Saturday, March 15, 2008

Evidence-Based Medicine

Last Post Review

Last time (actually, a long time ago) I related a few points of what I consider a strong Health Care Marketing professional. The market has changed; or, even better, it has evolved and thus requires a different kind of professional. As Health Care develops into a more result-oriented business, the more we’ll see the demand for a new type of strategic and commercial approach.

Finally, I received a few feedbacks describing this blog as interesting and fun. Although fun is not my focus here, as a former colleague used to say: “It is better be fun and correct than no fun at all and completely accurate”.

Thank you all for your feedback. Feel free to use this blog, as well as my personal e-mail (click the “Send me an e-mail” link located at the side column).


Evidence-Based Medicine

I’ve seen many colleagues afraid of the EBM concept, “what is this thing?” and “how does it impact my business?”. Well, let’s try to analyze the concept and how to translate it into Evidence-Based Marketing. After all, Marketing is something we can control, while Medicine is not.

But before I start my text, I just want to reemphasize the fact that this blog is focused on the business aspects and implications of Health Care. Therefore, I’ll approach EBM as a Marketing professional and not as a researcher. For more information, I recommend you ask your local Medical Board to understand their perceptions around the theme.

The concept

EBM is, first of all, a methodology created to answer a medical question. This question may represent a problem (i.e. how to reduce the complications associated with a certain surgery) or not (i.e. to determine the best approach to treat a certain condition in a specific type of patient).

The concept was created to bundle three main aspects: 1) Clinical Evidence, 2) Medical Expertise; 3) Value for the Patient. In other words, with EBM we are not only trusting a physician’s individual decision nor saying that everything published is the true.

Clinical Evidence

The main sources of clinical evidences are studies that, once finished, are usually modeled into articles and then made available in renowned publications and databases such as JAMA, Cochrane and BMJ. However the problem is that the vast majority of articles have methodological flaws, placing serious questions around the conclusions and results.

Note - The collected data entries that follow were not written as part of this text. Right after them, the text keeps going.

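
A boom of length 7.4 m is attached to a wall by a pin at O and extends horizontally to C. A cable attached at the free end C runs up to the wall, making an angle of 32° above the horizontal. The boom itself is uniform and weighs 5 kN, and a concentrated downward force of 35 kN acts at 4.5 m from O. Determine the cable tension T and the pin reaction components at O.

ΣM about O: T·sin32°·7.4 − 5·3.7 − 35·4.5 = 0 → T = 176/(7.4·0.529919) = 44.8819 ≈ 44.88 kN.
ΣF_x = 0: O_x − T·cos32° = 0 → O_x = 44.8819 × 0.848048 = 38.06 kN.
ΣF_y = 0: O_y + T·sin32° − 5 − 35 = 0 → O_y = 40 − 44.8819 × 0.529919 = 16.22 kN.

T = 44.88 kN, O_x = 38.06 kN, O_y = 16.22 kN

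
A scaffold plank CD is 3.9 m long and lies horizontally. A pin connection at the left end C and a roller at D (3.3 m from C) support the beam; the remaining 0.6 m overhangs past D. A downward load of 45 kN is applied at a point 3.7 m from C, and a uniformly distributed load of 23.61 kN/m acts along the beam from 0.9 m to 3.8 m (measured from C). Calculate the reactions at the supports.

C_x = 0, C_y = 14.26 kN, D_y = 99.21 kN

Resultant of the distributed load: 23.61 × 2.9 = 68.469 kN at 2.35 m from C.
Taking moments about C: D_y·3.3 − 45·3.7 − (23.61·2.9)·2.35 = 0 → D_y = 327.40215/3.3 = 99.2128 ≈ 99.21 kN.
ΣF_y = 0: C_y + 99.2128 − 45 − 23.61·2.9 = 0 → C_y = 14.26 kN.
ΣF_x = 0: no horizontal applied forces, so C_x = 0.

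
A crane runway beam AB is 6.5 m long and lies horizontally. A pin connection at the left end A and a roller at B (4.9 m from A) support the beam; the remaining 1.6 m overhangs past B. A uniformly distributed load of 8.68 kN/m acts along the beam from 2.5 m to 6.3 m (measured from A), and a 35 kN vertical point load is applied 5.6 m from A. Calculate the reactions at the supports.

A_x = 0, A_y = -1.634 kN, B_y = 69.62 kN

Resultant of the distributed load: 8.68 × 3.8 = 32.984 kN at 4.4 m from A.
ΣM about A: B_y·4.9 − (8.68·3.8)·4.4 − 35·5.6 = 0 → B_y = 341.1296/4.9 = 69.6183 ≈ 69.62 kN.
ΣF_y = 0: A_y + 69.6183 − 8.68·3.8 − 35 = 0 → A_y = -1.634 kN.
ΣF_x = 0: no horizontal applied forces, so A_x = 0.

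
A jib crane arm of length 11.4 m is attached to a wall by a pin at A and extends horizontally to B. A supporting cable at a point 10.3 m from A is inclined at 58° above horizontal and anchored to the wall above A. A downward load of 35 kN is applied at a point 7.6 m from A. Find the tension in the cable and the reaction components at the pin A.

ΣM about A: T·sin58°·10.3 − 35·7.6 = 0 → T = 266/(10.3·0.848048) = 30.4526 ≈ 30.45 kN.
ΣF_x = 0: A_x − T·cos58° = 0 → A_x = 30.4526 × 0.529919 = 16.14 kN.
ΣF_y = 0: A_y + T·sin58° − 35 = 0 → A_y = 35 − 30.4526 × 0.848048 = 9.175 kN.

T = 30.45 kN, A_x = 16.14 kN, A_y = 9.175 kN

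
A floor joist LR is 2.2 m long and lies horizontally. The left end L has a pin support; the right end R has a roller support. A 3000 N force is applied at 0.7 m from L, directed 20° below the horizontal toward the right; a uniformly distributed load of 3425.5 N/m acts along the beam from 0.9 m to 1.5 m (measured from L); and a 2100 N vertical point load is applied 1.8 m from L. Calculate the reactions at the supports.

L_x = -2819 N, L_y = 2016 N, R_y = 3166 N

Resultant of the distributed load: 3425.5 × 0.6 = 2055.3 N at 1.2 m from L.
Moments about L: R_y·2.2 − 3000·sin20°·0.7 − (3425.5·0.6)·1.2 − 2100·1.8 = 0 → R_y = 6964.6/2.2 = 3165.73 ≈ 3166 N.
ΣF_y = 0: L_y + 3165.73 − 3000·sin20° − 3425.5·0.6 − 2100 = 0 → L_y = 2016 N.
ΣF_x = 0: L_x + 3000·cos20° = 0 → L_x = -2819 N.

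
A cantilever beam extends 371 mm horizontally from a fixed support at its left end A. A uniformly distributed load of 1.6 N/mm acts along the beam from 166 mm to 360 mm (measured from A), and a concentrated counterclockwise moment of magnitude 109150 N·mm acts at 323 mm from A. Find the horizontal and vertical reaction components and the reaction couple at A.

A_x = 0, A_y = 310.4 N, M_A = -27510 N·mm

Resultant of the distributed load: 1.6 × 194 = 310.4 N at 263 mm from A.
ΣF_x = 0: A_x = 0.
ΣF_y = 0: A_y − 1.6·194 = 0 → A_y = 310.4 N.
ΣM about A: M_A − (1.6·194)·263 + 109150 = 0 → M_A = -27510 N·mm.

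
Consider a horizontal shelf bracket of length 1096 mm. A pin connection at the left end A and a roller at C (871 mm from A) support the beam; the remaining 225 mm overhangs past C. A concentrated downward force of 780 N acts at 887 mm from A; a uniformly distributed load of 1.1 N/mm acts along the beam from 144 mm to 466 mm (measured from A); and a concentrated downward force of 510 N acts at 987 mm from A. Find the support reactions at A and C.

Resultant of the distributed load: 1.1 × 322 = 354.2 N at 305 mm from A.
Taking moments about A: C_y·871 − 780·887 − (1.1·322)·305 − 510·987 = 0 → C_y = 1303261/871 = 1496.28 ≈ 1496 N.
ΣF_y = 0: A_y + 1496.28 − 780 − 1.1·322 − 510 = 0 → A_y = 147.9 N.
ΣF_x = 0: no horizontal applied forces, so A_x = 0.

A_x = 0, A_y = 147.9 N, C_y = 1496 N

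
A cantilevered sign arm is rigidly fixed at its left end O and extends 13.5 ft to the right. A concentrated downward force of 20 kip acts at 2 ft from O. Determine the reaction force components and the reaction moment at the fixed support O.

ΣF_x = 0: O_x = 0.
ΣF_y = 0: O_y − 20 = 0 → O_y = 20.00 kip.
ΣM about O: M_O − 20·2 = 0 → M_O = 40.00 kip·ft.

O_x = 0, O_y = 20.00 kip, M_O = 40.00 kip·ft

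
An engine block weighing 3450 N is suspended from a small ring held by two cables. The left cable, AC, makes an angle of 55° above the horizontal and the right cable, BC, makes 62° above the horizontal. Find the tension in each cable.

ΣF_x = 0: −T_AC·cos55° + T_BC·cos62° = 0 → T_BC = 1.22175·T_AC.
ΣF_y = 0: T_AC·sin55° + T_BC·sin62° = 3450.
Substitute: T_AC·(0.819152 + 1.22175·0.882948) = 3450 → T_AC = 1817.8 ≈ 1818 N.
Then T_BC = 1.22175 × 1817.8 = 2221 N.

T_AC = 1818 N, T_BC = 2221 N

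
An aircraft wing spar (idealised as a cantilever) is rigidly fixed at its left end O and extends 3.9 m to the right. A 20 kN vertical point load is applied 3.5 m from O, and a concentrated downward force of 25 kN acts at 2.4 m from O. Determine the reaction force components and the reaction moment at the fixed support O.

ΣF_x = 0: O_x = 0.
ΣF_y = 0: O_y − 20 − 25 = 0 → O_y = 45.00 kN.
ΣM about O: M_O − 20·3.5 − 25·2.4 = 0 → M_O = 130.0 kN·m.

O_x = 0, O_y = 45.00 kN, M_O = 130.0 kN·m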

The implication: never, NEVER trust an article just because it is published!

How to assess the accuracy and value of an article? How to identify clinical evidence from biased or erroneous statements? Well, first we need to understand that nowadays the part that describes how the study was developed (methods, methodology etc) is much more important than the results part. To illustrate this better, according to a famous Clinical Publication it is estimated that thousands of articles are published every day globally, but just around 10% of them have no basic methodological mistakes. By all means, I’m not saying articles are useless; on the contrary, we need to filter the ones we can apply.

Another step is to classify the article according to its Level of Evidence. Basically, the more sources generate data and the less the researcher intervenes on the results, the better the study. Classifications such as “double-blinded”, “multi-centered” and “randomized” signal strength of a study. But again, it doesn’t mean it is 100% good, we need to first apply a methodological filter
(above paragraph) and then classify it according to its level of evidence, such as the one below.

Medical Expertise

Physicians, Nurses and other Medical professionals have studied for several years and are constantly updating their knowledge in the field. An approach that ignores the academic and professional expertise of these medical professionals cannot be considered a serious method. On the flipside, those days when the doctor’s opinion should be respected and never questioned are gone.

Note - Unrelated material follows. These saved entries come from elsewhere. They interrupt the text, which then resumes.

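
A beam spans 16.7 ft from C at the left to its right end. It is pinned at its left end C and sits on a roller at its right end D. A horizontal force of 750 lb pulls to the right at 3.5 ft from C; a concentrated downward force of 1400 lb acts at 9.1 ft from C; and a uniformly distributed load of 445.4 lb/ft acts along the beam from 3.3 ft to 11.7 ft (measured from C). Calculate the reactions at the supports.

C_x = -750.0 lb, C_y = 2698 lb, D_y = 2443 lb

Resultant of the distributed load: 445.4 × 8.4 = 3741.36 lb at 7.5 ft from C.
Moments about C: D_y·16.7 − 1400·9.1 − (445.4·8.4)·7.5 = 0 → D_y = 40800.2/16.7 = 2443.13 ≈ 2443 lb.
ΣF_y = 0: C_y + 2443.13 − 1400 − 445.4·8.4 = 0 → C_y = 2698 lb.
ΣF_x = 0: C_x + 750 = 0 → C_x = -750.0 lb.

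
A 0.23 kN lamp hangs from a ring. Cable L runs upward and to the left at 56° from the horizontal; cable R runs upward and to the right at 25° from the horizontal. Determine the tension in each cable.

ΣF_x = 0: −T_L·cos56° + T_R·cos25° = 0 → T_R = 0.617001·T_L.
ΣF_y = 0: T_L·sin56° + T_R·sin25° = 0.23.
Substitute: T_L·(0.829038 + 0.617001·0.422618) = 0.23 → T_L = 0.211049 ≈ 0.2110 kN.
Then T_R = 0.617001 × 0.211049 = 0.1302 kN.

T_L = 0.2110 kN, T_R = 0.1302 kN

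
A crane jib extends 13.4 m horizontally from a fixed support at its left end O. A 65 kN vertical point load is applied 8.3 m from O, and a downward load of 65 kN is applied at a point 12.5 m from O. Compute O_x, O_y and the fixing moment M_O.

ΣF_x = 0: O_x = 0.
ΣF_y = 0: O_y − 65 − 65 = 0 → O_y = 130.0 kN.
ΣM about O: M_O − 65·8.3 − 65·12.5 = 0 → M_O = 1352 kN·m.

O_x = 0, O_y = 130.0 kN, M_O = 1352 kN·m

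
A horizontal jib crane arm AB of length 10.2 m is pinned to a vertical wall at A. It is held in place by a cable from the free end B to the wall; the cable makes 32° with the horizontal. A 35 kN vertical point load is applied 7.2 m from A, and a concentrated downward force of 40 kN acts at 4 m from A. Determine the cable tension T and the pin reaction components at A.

T = 76.22 kN, A_x = 64.64 kN, A_y = 34.61 kN

ΣM about A: T·sin32°·10.2 − 35·7.2 − 40·4 = 0 → T = 412/(10.2·0.529919) = 76.2233 ≈ 76.22 kN.
ΣF_x = 0: A_x − T·cos32° = 0 → A_x = 76.2233 × 0.848048 = 64.64 kN.
ΣF_y = 0: A_y + T·sin32° − 35 − 40 = 0 → A_y = 75 − 76.2233 × 0.529919 = 34.61 kN.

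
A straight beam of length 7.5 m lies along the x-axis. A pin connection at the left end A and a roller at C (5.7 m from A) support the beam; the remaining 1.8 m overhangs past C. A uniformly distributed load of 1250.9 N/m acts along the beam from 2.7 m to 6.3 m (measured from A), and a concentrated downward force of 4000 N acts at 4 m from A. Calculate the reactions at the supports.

Resultant of the distributed load: 1250.9 × 3.6 = 4503.24 N at 4.5 m from A.
Moments about A: C_y·5.7 − (1250.9·3.6)·4.5 − 4000·4 = 0 → C_y = 36264.58/5.7 = 6362.21 ≈ 6362 N.
ΣF_y = 0: A_y + 6362.21 − 1250.9·3.6 − 4000 = 0 → A_y = 2141 N.
ΣF_x = 0: no horizontal applied forces, so A_x = 0.

A_x = 0, A_y = 2141 N, C_y = 6362 N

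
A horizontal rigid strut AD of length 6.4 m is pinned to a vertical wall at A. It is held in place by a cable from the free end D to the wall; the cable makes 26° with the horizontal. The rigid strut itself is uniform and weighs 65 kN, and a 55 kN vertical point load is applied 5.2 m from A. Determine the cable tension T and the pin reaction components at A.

T = 176.1 kN, A_x = 158.3 kN, A_y = 42.81 kN

ΣM about A: T·sin26°·6.4 − 65·3.2 − 55·5.2 = 0 → T = 494/(6.4·0.438371) = 176.078 ≈ 176.1 kN.
ΣF_x = 0: A_x − T·cos26° = 0 → A_x = 176.078 × 0.898794 = 158.3 kN.
ΣF_y = 0: A_y + T·sin26° − 65 − 55 = 0 → A_y = 120 − 176.078 × 0.438371 = 42.81 kN.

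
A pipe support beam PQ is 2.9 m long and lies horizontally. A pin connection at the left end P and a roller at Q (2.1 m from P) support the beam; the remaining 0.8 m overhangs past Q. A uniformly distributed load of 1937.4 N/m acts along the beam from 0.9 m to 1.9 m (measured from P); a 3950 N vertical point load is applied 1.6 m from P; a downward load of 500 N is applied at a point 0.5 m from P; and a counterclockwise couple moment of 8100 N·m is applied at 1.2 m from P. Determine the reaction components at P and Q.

P_x = 0, P_y = 5824 N, Q_y = 563.0 N

Resultant of the distributed load: 1937.4 × 1 = 1937.4 N at 1.4 m from P.
Moments about P: Q_y·2.1 − (1937.4·1)·1.4 − 3950·1.6 − 500·0.5 + 8100 = 0 → Q_y = 1182.36/2.1 = 563.029 ≈ 563.0 N.
ΣF_y = 0: P_y + 563.029 − 1937.4·1 − 3950 − 500 = 0 → P_y = 5824 N.
ΣF_x = 0: no horizontal applied forces, so P_x = 0.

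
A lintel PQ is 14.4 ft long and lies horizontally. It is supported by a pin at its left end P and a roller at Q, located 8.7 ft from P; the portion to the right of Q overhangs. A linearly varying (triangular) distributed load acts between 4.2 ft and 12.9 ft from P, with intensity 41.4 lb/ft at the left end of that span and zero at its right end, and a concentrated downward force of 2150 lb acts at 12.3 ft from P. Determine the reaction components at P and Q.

Resultant of the triangular load: ½ × 41.4 × 8.7 = 180.09 lb, acting at 7.1 ft from P (one-third of the span from the peak).
Taking moments about P: Q_y·8.7 − (½·41.4·8.7)·7.1 − 2150·12.3 = 0 → Q_y = 27723.639/8.7 = 3186.63 ≈ 3187 lb.
ΣF_y = 0: P_y + 3186.63 − ½·41.4·8.7 − 2150 = 0 → P_y = -856.5 lb.
ΣF_x = 0: no horizontal applied forces, so P_x = 0.

P_x = 0, P_y = -856.5 lb, Q_y = 3187 lb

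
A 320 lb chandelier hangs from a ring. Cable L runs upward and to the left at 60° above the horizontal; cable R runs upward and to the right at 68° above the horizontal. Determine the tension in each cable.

T_L = 152.1 lb, T_R = 203.0 lb

ΣF_x = 0: −T_L·cos60° + T_R·cos68° = 0 → T_R = 1.33473·T_L.
ΣF_y = 0: T_L·sin60° + T_R·sin68° = 320.
Substitute: T_L·(0.866025 + 1.33473·0.927184) = 320 → T_L = 152.123 ≈ 152.1 lb.
Then T_R = 1.33473 × 152.123 = 203.0 lb.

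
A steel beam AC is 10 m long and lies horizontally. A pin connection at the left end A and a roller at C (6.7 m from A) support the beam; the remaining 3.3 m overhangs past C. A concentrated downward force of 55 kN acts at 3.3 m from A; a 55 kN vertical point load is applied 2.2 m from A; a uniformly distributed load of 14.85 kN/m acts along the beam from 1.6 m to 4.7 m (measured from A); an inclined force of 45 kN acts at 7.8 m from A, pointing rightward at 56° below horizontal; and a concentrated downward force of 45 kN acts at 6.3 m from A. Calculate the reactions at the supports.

Resultant of the distributed load: 14.85 × 3.1 = 46.035 kN at 3.15 m from A.
Moments about A: C_y·6.7 − 55·3.3 − 55·2.2 − (14.85·3.1)·3.15 − 45·sin56°·7.8 − 45·6.3 = 0 → C_y = 1022/6.7 = 152.537 ≈ 152.5 kN.
ΣF_y = 0: A_y + 152.537 − 55 − 55 − 14.85·3.1 − 45·sin56° − 45 = 0 → A_y = 85.80 kN.
ΣF_x = 0: A_x + 45·cos56° = 0 → A_x = -25.16 kN.

A_x = -25.16 kN, A_y = 85.80 kN, C_y = 152.5 kN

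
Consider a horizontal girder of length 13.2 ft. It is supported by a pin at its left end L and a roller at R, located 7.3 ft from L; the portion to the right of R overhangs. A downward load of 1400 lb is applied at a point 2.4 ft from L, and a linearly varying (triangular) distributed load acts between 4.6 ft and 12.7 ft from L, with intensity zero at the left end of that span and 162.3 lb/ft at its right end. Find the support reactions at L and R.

Resultant of the triangular load: ½ × 162.3 × 8.1 = 657.315 lb, acting at 10 ft from L (one-third of the span from the peak).
Taking moments about L: R_y·7.3 − 1400·2.4 − (½·162.3·8.1)·10 = 0 → R_y = 9933.15/7.3 = 1360.71 ≈ 1361 lb.
ΣF_y = 0: L_y + 1360.71 − 1400 − ½·162.3·8.1 = 0 → L_y = 696.6 lb.
ΣF_x = 0: no horizontal applied forces, so L_x = 0.

L_x = 0, L_y = 696.6 lb, R_y = 1361 lb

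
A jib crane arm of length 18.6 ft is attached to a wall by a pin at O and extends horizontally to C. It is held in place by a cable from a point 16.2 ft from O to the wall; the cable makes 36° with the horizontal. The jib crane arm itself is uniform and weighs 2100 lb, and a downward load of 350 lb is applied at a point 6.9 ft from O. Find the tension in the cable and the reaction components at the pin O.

ΣM about O: T·sin36°·16.2 − 2100·9.3 − 350·6.9 = 0 → T = 21945/(16.2·0.587785) = 2304.63 ≈ 2305 lb.
ΣF_x = 0: O_x − T·cos36° = 0 → O_x = 2304.63 × 0.809017 = 1864 lb.
ΣF_y = 0: O_y + T·sin36° − 2100 − 350 = 0 → O_y = 2450 − 2304.63 × 0.587785 = 1095 lb.

T = 2305 lb, O_x = 1864 lb, O_y = 1095 lb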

The idea is simple: Health Care is strongly based on technology, and since technical advancements are happening everyday, we cannot apply judgments from 5 years ago into current situations. Or should we use large cassette walkman radios when there are MP3 players available? The problem is when certain professionals feel themselves as more important than the comments they make.

Careful if your KOLs are too much confident to change ideas or to even consider other options. Chances are, you are getting an ego statement rather than a medical opinion.

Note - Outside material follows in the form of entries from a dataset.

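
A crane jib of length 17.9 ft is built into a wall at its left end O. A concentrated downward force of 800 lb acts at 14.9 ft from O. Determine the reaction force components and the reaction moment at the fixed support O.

ΣF_x = 0: O_x = 0.
ΣF_y = 0: O_y − 800 = 0 → O_y = 800.0 lb.
ΣM about O: M_O − 800·14.9 = 0 → M_O = 11920 lb·ft.

O_x = 0, O_y = 800.0 lb, M_O = 11920 lb·ft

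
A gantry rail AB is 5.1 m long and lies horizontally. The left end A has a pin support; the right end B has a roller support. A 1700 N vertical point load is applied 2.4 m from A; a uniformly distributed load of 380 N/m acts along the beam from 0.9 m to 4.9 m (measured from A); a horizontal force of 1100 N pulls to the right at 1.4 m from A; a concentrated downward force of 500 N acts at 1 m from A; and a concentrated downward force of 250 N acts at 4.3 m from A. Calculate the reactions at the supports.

Resultant of the distributed load: 380 × 4 = 1520 N at 2.9 m from A.
ΣM about A: B_y·5.1 − 1700·2.4 − (380·4)·2.9 − 500·1 − 250·4.3 = 0 → B_y = 10063/5.1 = 1973.14 ≈ 1973 N.
ΣF_y = 0: A_y + 1973.14 − 1700 − 380·4 − 500 − 250 = 0 → A_y = 1997 N.
ΣF_x = 0: A_x + 1100 = 0 → A_x = -1100 N.

A_x = -1100 N, A_y = 1997 N, B_y = 1973 N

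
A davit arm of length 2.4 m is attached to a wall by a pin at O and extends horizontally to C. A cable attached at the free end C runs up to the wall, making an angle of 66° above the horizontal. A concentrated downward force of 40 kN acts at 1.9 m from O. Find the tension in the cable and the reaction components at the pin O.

ΣM about O: T·sin66°·2.4 − 40·1.9 = 0 → T = 76/(2.4·0.913545) = 34.6635 ≈ 34.66 kN.
ΣF_x = 0: O_x − T·cos66° = 0 → O_x = 34.6635 × 0.406737 = 14.10 kN.
ΣF_y = 0: O_y + T·sin66° − 40 = 0 → O_y = 40 − 34.6635 × 0.913545 = 8.333 kN.

T = 34.66 kN, O_x = 14.10 kN, O_y = 8.333 kN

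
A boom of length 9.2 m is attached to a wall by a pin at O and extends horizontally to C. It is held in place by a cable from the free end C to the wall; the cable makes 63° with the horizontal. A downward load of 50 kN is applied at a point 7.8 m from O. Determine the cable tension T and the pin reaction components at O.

T = 47.58 kN, O_x = 21.60 kN, O_y = 7.609 kN

ΣM about O: T·sin63°·9.2 − 50·7.8 = 0 → T = 390/(9.2·0.891007) = 47.5768 ≈ 47.58 kN.
ΣF_x = 0: O_x − T·cos63° = 0 → O_x = 47.5768 × 0.45399 = 21.60 kN.
ΣF_y = 0: O_y + T·sin63° − 50 = 0 → O_y = 50 − 47.5768 × 0.891007 = 7.609 kN.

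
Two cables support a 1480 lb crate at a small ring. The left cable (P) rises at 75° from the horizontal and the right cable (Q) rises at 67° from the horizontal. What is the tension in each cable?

T_P = 939.3 lb, T_Q = 622.2 lb

ΣF_x = 0: −T_P·cos75° + T_Q·cos67° = 0 → T_Q = 0.662397·T_P.
ΣF_y = 0: T_P·sin75° + T_Q·sin67° = 1480.
Substitute: T_P·(0.965926 + 0.662397·0.920505) = 1480 → T_P = 939.286 ≈ 939.3 lb.
Then T_Q = 0.662397 × 939.286 = 622.2 lb.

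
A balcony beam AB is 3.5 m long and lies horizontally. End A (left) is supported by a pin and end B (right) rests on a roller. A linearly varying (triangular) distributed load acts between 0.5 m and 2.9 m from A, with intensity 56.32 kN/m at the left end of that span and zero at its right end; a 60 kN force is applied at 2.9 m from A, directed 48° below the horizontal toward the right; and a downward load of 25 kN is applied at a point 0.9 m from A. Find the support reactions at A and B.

Resultant of the triangular load: ½ × 56.32 × 2.4 = 67.584 kN, acting at 1.3 m from A (one-third of the span from the peak).
ΣM about A: B_y·3.5 − (½·56.32·2.4)·1.3 − 60·sin48°·2.9 − 25·0.9 = 0 → B_y = 239.666/3.5 = 68.476 ≈ 68.48 kN.
ΣF_y = 0: A_y + 68.476 − ½·56.32·2.4 − 60·sin48° − 25 = 0 → A_y = 68.70 kN.
ΣF_x = 0: A_x + 60·cos48° = 0 → A_x = -40.15 kN.

A_x = -40.15 kN, A_y = 68.70 kN, B_y = 68.48 kN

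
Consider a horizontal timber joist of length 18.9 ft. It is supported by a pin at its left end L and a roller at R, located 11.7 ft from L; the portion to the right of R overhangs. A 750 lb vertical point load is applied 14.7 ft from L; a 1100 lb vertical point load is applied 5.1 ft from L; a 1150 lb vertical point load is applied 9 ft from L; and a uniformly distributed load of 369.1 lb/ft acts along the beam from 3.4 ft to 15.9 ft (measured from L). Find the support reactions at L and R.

Resultant of the distributed load: 369.1 × 12.5 = 4613.75 lb at 9.65 ft from L.
Taking moments about L: R_y·11.7 − 750·14.7 − 1100·5.1 − 1150·9 − (369.1·12.5)·9.65 = 0 → R_y = 71507.6875/11.7 = 6111.77 ≈ 6112 lb.
ΣF_y = 0: L_y + 6111.77 − 750 − 1100 − 1150 − 369.1·12.5 = 0 → L_y = 1502 lb.
ΣF_x = 0: no horizontal applied forces, so L_x = 0.

L_x = 0, L_y = 1502 lb, R_y = 6112 lb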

Also, theory without practice turns into nothing. Ideally, medical professionals apply their existing knowledge to evaluate new evidence and make their decisions. But there is still one last pillar, and the most important one.

Value for the Patients

OK, we have theory (Clinical Evidence) and practice (Medical Expertise), but why are we making a decision? What do we want to accomplish?

This is, by far, the most important aspect of Evidence Based-Medicine. The main goal is always the value for the patient; simple as that. If you don’t know what I mean with the term “value”, then check one of my previous posts.

Note that the patient word is in singular, not plural. Although the current guidelines may demonstrate that the gold standard for Diabetes treatment is XYZ, EBM may focus on specific patients (i.e. Type I Diabetes patients) to reach a different conclusion. Value for patient is not value for all.

In one sentence: Evidence Based-Medicine is a systematic approach that attempts to answer a medical question by considering the best available clinical evidence and applying strong medical expertise to maximize value for the patient.

Final Words

“But aren’t you going to discuss how EBM applies to business, and what Evidence-Based Marketing is?”

Absolutely, and I’ll do that in my next post. Actually, I hope to make you curious about how this methodology can turn a simple statement into a clinically supported Marketing strategy.

Overall, I urge you to understand and recognize the importance of EBM to business. EBM is a trend that recently gained much strength and will impact the way we do business and promote medical technologies.